I'll give you one drill here which I also picked up from a Rumanian coach which some young players I worked with loved. In the 10 minutes we had allotted for passing fundamentals once a week, we ran a drill called "Tennis". Tennis is just what the name describes. You take some natural boundaries on a court (volleyball or badminton lines work well), and place a wooden bench or two in the middle. That is the net. The players must serve (pass) the ball (you designate the hand and pass they can make for a given number of games), and it works just like tennis. If a ball bounces more than once, or out of the reach of a player on the opposite of the net then the server leads 15-love. They player until a game is one and the serve is switched. Not only is this a drills for working on fundamental passing, but it is a great footwork drills, because players must start and stop quickly to catch a returned ball (pass) without traveling. You might have them serve and play with right handed push passes only, then maybe switch to left hand hook passes. Now I wouldn't recommend this type of drill to the high competitive level high school and college teams, but for youth teams they'll love it. It's a very good conditioner as well.

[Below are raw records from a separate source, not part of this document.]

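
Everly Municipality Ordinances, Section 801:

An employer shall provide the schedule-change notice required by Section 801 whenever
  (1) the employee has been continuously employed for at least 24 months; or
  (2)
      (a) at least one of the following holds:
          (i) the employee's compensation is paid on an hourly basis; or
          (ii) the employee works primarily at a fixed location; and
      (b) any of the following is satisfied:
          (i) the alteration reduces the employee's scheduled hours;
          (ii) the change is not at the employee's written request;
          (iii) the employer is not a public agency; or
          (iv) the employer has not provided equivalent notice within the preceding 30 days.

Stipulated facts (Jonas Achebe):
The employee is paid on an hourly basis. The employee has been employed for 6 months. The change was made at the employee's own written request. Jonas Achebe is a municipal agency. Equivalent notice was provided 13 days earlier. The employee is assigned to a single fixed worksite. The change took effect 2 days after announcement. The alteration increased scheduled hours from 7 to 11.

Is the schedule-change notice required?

(1) tenure ≥ 24 mo. — not met.
(i) hourly-paid — satisfied.
(ii) fixed location — holds.
(a): T OR T → true.
(i) hours reduced — not satisfied.
(ii) not employee-requested — not satisfied.
(iii) not (public agency) — not satisfied.
(iv) no recent notice — not satisfied.
So (b) is not satisfied (F OR F OR F OR F).
So (2) is not satisfied (T AND F).
Overall: F OR F → false.

No — not required.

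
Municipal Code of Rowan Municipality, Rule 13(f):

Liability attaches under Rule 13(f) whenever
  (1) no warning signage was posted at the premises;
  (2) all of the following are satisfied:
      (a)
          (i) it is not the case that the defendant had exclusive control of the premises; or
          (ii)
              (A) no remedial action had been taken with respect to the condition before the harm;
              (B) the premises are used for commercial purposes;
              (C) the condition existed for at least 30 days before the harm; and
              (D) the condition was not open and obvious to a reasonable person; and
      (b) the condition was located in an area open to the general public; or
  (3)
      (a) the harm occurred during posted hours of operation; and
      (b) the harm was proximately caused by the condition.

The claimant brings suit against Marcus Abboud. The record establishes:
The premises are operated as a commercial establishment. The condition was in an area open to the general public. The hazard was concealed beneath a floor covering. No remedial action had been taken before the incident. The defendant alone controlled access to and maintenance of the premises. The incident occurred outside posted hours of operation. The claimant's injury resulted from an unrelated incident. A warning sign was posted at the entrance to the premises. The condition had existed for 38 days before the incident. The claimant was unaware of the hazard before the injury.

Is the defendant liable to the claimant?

Yes — liable.

(1) no signage posted — not satisfied.
(i) not (exclusive control) — fails.
(A) no remedial action — satisfied.
(B) commercial use — holds.
(C) condition ≥30 days old — met.
(D) not open/obvious — satisfied.
(ii): T AND T AND T AND T → true.
(a): F OR T → true.
(b) public area — met.
So (2) is satisfied (T AND T).
(a) during posted hours — not satisfied.
(b) proximate cause — not satisfied.
(3): F AND F → false.
Overall = F OR T OR F = true.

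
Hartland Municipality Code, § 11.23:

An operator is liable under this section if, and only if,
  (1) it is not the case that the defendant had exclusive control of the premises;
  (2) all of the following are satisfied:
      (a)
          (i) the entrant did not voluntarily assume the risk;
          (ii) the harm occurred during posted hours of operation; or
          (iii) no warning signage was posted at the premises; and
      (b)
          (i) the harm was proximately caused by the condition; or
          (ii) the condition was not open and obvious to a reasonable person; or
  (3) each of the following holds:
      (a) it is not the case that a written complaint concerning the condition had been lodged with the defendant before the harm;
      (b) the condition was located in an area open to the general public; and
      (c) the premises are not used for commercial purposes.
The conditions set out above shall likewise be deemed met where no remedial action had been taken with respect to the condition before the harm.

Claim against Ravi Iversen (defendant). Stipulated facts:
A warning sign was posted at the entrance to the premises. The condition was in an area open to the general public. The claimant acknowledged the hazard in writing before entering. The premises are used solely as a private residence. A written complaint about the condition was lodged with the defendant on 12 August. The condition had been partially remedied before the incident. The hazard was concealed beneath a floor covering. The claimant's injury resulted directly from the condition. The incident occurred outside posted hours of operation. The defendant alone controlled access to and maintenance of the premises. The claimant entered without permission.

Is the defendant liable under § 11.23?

No — not liable.

(1) not (exclusive control) — not met.
(i) no assumed risk — not satisfied.
(ii) during posted hours — not met.
(iii) no signage posted — fails.
(a) = F OR F OR F = false.
(i) proximate cause — holds.
(ii) not open/obvious — satisfied.
(b) = T OR T = true.
(2) = F AND T = false.
(a) not (complaint lodged) — not satisfied.
(b) public area — holds.
(c) not (commercial use) — met.
(3) = F AND T AND T = false.
Overall = F OR F OR F = false.
Exception (no remedial action) — not satisfied.
Result: main false OR exception false → false.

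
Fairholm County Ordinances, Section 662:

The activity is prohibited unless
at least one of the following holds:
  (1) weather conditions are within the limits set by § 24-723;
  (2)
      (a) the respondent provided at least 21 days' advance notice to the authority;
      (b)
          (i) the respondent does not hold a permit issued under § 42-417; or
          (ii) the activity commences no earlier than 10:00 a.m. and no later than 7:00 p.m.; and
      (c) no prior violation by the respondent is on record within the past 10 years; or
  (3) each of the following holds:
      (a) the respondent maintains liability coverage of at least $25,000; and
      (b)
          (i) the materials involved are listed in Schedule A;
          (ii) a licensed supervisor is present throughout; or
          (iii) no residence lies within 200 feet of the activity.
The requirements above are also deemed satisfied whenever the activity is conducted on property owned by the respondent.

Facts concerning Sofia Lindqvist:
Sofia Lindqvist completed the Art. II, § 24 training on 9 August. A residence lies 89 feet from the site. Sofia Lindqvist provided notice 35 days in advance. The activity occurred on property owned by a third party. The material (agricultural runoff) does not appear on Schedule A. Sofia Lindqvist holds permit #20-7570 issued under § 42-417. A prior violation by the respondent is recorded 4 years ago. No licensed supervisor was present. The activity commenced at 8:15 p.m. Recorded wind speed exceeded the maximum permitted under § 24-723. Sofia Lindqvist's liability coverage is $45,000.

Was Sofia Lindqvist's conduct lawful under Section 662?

No — unlawful.

(1) weather ok — not satisfied.
(a) ≥21 days' notice — satisfied.
(i) not (holds permit) — not satisfied.
(ii) start within hours — not met.
(b): F OR F → false.
(c) no prior violation — not met.
(2) = T AND F AND F = false.
(a) coverage ≥ $25,000 — holds.
(i) Schedule A material — not satisfied.
(ii) supervisor present — not satisfied.
(iii) no residence in 200 ft — not satisfied.
(b) = F OR F OR F = false.
So (3) is not satisfied (T AND F).
Overall: F OR F OR F → false.
Exception (own property) — not satisfied.
Result: main false OR exception false → false.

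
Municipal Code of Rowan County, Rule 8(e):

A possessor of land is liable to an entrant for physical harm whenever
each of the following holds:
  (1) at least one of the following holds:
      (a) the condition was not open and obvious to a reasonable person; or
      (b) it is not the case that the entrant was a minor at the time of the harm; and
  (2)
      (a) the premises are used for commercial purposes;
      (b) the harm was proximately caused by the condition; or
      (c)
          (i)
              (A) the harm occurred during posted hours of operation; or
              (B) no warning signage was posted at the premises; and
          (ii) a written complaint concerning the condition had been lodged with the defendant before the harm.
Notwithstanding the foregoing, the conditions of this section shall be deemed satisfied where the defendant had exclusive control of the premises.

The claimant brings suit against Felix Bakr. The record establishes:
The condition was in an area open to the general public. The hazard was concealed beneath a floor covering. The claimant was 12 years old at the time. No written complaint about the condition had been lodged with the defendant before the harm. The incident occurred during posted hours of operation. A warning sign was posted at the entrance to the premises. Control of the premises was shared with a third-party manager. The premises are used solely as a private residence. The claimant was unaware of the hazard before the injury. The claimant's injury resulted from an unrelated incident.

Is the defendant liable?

No — not liable.

(a) not open/obvious — holds.
(b) not (entrant a minor) — fails.
(1) = T OR F = true.
(a) commercial use — not met.
(b) proximate cause — not met.
(A) during posted hours — satisfied.
(B) no signage posted — not satisfied.
So (i) is satisfied (T OR F).
(ii) complaint lodged — not satisfied.
(c): T AND F → false.
(2) = F OR F OR F = false.
So Overall is not satisfied (T AND F).
Exception (exclusive control) — not satisfied.
Result: main false OR exception false → false.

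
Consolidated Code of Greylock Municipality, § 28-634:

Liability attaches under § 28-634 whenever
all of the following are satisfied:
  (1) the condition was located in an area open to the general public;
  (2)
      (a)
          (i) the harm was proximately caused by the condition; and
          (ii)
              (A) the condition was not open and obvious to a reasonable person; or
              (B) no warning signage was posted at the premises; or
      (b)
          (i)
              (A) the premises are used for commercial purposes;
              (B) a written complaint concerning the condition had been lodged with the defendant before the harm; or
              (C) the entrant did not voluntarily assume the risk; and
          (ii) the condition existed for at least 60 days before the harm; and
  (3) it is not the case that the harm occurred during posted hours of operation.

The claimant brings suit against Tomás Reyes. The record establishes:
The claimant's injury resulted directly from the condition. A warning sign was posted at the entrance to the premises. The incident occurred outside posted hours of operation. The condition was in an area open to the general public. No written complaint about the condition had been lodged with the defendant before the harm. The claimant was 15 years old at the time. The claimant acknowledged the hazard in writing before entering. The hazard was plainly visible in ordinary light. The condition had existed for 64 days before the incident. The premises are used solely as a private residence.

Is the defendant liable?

(1) public area — met.
(i) proximate cause — satisfied.
(A) not open/obvious — not met.
(B) no signage posted — fails.
So (ii) is not satisfied (F OR F).
(a): T AND F → false.
(A) commercial use — not satisfied.
(B) complaint lodged — fails.
(C) no assumed risk — not met.
(i) = F OR F OR F = false.
(ii) condition ≥60 days old — met.
(b): F AND T → false.
(2): F OR F → false.
(3) not (during posted hours) — satisfied.
Overall: T AND F AND T → false.

No — not liable.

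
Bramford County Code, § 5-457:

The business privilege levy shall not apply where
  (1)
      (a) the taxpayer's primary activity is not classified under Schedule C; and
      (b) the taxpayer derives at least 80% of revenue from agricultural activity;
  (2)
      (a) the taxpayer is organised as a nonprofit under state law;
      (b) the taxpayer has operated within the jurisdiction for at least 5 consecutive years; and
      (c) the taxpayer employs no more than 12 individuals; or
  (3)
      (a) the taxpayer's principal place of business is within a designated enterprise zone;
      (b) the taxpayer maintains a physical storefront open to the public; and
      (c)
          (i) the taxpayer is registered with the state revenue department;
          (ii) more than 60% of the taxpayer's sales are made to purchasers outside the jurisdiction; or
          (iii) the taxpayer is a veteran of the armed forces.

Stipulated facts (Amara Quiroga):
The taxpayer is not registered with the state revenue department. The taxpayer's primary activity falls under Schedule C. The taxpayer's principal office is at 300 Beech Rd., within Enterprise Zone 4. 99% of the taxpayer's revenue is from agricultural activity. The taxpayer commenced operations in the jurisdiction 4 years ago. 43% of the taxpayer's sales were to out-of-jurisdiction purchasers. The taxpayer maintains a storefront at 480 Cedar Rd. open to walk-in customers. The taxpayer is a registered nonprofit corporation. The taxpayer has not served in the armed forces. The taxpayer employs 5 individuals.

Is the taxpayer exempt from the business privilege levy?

(a) not (Schedule C activity) — not met.
(b) ≥80% agricultural — met.
(1) = F AND T = false.
(a) nonprofit — met.
(b) ≥ 5 yrs in jurisdiction — not met.
(c) ≤ 12 employees — holds.
(2): T AND F AND T → false.
(a) in enterprise zone — satisfied.
(b) has storefront — satisfied.
(i) state-registered — not met.
(ii) >60% out-of-jur. sales — not satisfied.
(iii) veteran — not met.
(c) = F OR F OR F = false.
(3) = T AND T AND F = false.
Overall: F OR F OR F → false.

No — not exempt.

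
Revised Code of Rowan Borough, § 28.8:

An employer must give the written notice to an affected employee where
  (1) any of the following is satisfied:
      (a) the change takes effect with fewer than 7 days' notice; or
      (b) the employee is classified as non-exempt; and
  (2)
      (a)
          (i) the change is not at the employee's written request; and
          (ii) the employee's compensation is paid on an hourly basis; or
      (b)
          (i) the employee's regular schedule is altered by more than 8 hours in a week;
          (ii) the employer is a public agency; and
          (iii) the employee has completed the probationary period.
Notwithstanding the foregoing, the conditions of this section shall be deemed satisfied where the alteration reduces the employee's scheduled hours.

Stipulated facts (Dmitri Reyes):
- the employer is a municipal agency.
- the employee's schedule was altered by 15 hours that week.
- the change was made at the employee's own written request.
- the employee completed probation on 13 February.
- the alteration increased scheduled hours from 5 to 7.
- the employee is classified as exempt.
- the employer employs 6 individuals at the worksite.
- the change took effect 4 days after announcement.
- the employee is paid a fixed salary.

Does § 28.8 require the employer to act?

Yes — required.

(a) < 7 days' notice — met.
(b) non-exempt — fails.
So (1) is satisfied (T OR F).
(i) not employee-requested — not met.
(ii) hourly-paid — not met.
So (a) is not satisfied (F AND F).
(i) schedule shift > 8h — holds.
(ii) public agency — satisfied.
(iii) past probation — holds.
(b): T AND T AND T → true.
So (2) is satisfied (F OR T).
Overall = T AND T = true.
Exception (hours reduced) — not satisfied.
Result: main true OR exception false → true.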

The other drill I would highly recommend is the basic four corner passing dribbling drills. Four balls, one in each corner. On a signal each sprint dribbles into the middle and makes the pass and pivot that the coach or captain call out. We also call outside meaning that instead of dribbling to the middle they pass to a corner and follow their pass with one additional exchange. There must be a hundred variation of this drill. The reason I like it so much is that is forces concentration. The caller can pick up the calls and tempo, it creates a very game like situation where players must think quickly, execute pivots, and passes and locate an open player. The more you change, the more challenging it is for the players. No boredom with this drill. Remember to build slowly and feed them new calls and challenges as their passing and pivot skill development permits.